Congressman Tim Griffin (AR-02): Federal Government Abusing Patriot Act by Tracking Calls, Surveilling Innocent Citizens’ Internet Activity

Congressman Tim Griffin (AR-02) issued the following statement in light of reports regarding the federal government surveilling American citizens and collecting their personal information:

“I agree with my former colleague on the House Judiciary Committee who helped author the Patriot Act, Congressman Jim Sensenbrenner (WI-05): tracking the phone calls of millions of innocent citizens is ‘excessive and un-American.’ I’m also extremely troubled by reports of the NSA’s PRISM and the federal government surveilling Americans’ Internet activity on a massive scale. I don’t care who’s in the White House—Barack Obama, George Bush or George Washington—abusing the Patriot Act is a serious overreach, and Americans’ constitutional rights must be protected. The fact that PRISM training materials dismiss this systematic invasion of privacy as ‘nothing to worry about’ is absurd, and the 51 percent threshold for targeting is unsettling and borderline indefensible. If reports about PRISM are accurate, Americans are now viewed as potential terrorists until data and the facts suggest otherwise.”
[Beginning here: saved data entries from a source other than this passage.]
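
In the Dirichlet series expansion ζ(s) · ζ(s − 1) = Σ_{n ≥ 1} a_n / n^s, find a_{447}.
σ(447) = 600

In the product (Σ m^0/m^s)(Σ k / k^s) = Σ (Σ_{d | n} d) / n^s, the coefficient of 1/n^s is σ(n) = Σ_{d | n} d. For n = 447, divisors are [1, 3, 149, 447]; summing: σ(447) = 600.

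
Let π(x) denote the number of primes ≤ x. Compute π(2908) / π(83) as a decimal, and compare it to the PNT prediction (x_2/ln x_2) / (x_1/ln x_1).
π(2908)/π(83) = 420/23 ≈ 18.2609;  PNT prediction ≈ 19.4125.

π(83) = 23 and π(2908) = 420, so π(2908)/π(83) ≈ 18.2609. The PNT-predicted ratio is (2908/ln(2908)) / (83/ln(83)) ≈ 19.4125. The two agree to within a few percent, as expected.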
The Fourth Amendment to the United States Constitution states: “The right of the people to be secure in their persons, houses, papers, and effects, against unreasonable searches and seizures, shall not be violated, and no Warrants shall issue, but upon probable cause, supported by Oath or affirmation, and particularly describing the place to be searched, and the persons or things to be seized.”

On June 5, The Guardian reported: “The National Security Agency is currently collecting the telephone records of millions of US customers of Verizon, one of America’s largest telecoms providers, under a top secret court order issued in April. The order, a copy of which has been obtained by the Guardian, requires Verizon on an ‘ongoing, daily basis’ to give the NSA information on all telephone calls in its systems, both within the US and between the US and other countries. The document shows for the first time that under the Obama administration the communication records of millions of US citizens are being collected indiscriminately and in bulk – regardless of whether they are suspected of any wrongdoing.”
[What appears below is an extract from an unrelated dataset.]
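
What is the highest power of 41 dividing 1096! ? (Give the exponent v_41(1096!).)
v_41(1096!) = 26

Legendre's formula: v_p(n!) = Σ_{k ≥ 1} ⌊n / p^k⌋. For p = 41, n = 1096, the terms are:
  ⌊1096/41^1⌋ = ⌊1096/41⌋ = 26
(the next term ⌊1096/41^2⌋ = 0, terminating the sum). Summing: v_41(1096!) = 26 = 26.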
On June 6, Sensenbrenner sent a letter to Attorney General Eric Holder asking him to explain the FBI’s use of Section 215 of the Patriot Act, writing: “I do not believe the released FISA [court] order is consistent with the requirements of the Patriot Act.  How could the phone records of so many innocent Americans be relevant to an authorized investigation as required by the Act?”
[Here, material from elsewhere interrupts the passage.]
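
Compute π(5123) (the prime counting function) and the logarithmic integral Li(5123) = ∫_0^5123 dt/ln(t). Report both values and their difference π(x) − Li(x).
π(5123) = 685;  Li(5123) ≈ 698.70;  π(x) − Li(x) ≈ -13.70.

Direct count of primes ≤ 5123 gives π(5123) = 685. Numerical evaluation of the logarithmic integral gives Li(5123) ≈ 698.70. The difference π(x) − Li(x) ≈ -13.70 is typically negative for small/moderate x (Li(x) overestimates), though Littlewood's theorem shows this sign changes infinitely often.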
Later on June 6, The Washington Post reported: “The National Security Agency and the FBI are tapping directly into the central servers of nine leading U.S. Internet companies, extracting audio and video chats, photographs, e-mails, documents, and connection logs that enable analysts to track foreign targets, according to a top-secret document….The court-approved program is focused on foreign communications traffic, which often flows through U.S. servers even when sent from one overseas location to another. Between 2004 and 2007, Bush administration lawyers persuaded federal FISA judges to issue surveillance orders in a fundamentally new form. Until then the government had to show probable cause that a particular ‘target’ and ‘facility’ were both connected to terrorism or espionage. In four new orders, which remain classified, the court defined massive data sets as ‘facilities’ and agreed to certify periodically that the government had reasonable procedures in place to minimize collection of ‘U.S. persons’ data without a warrant…. It is all the more striking because the NSA, whose lawful mission is foreign intelligence, is reaching deep inside the machinery of American companies that host hundreds of millions of American-held accounts on American soil….[PRISM’s] history, in which President Obama presided over exponential growth in a program that candidate Obama criticized, shows how fundamentally surveillance law and practice have shifted away from individual suspicion in favor of systematic, mass collection techniques….From inside a company’s data stream the NSA is capable of pulling out anything it likes, but under current rules the agency does not try to collect it all. Analysts who use the system from a Web portal at Fort Meade, Md., key in ‘selectors,’ or search terms, that are designed to produce at least 51 percent confidence in a target’s ‘foreignness.’ That is not a very stringent test. Training materials obtained by The Post instruct new analysts to make quarterly reports of any accidental collection of U.S. content, but add that ‘it’s nothing to worry about.’ Even when the system works just as advertised, with no American singled out for targeting, the NSA routinely collects a great deal of American content.”

On June 7, Forbes reported on statements made to Congress in 2012 by NSA Director Keith Alexander and Director of National Intelligence James Clapper that appear to contradict The Washington Post and The Guardian.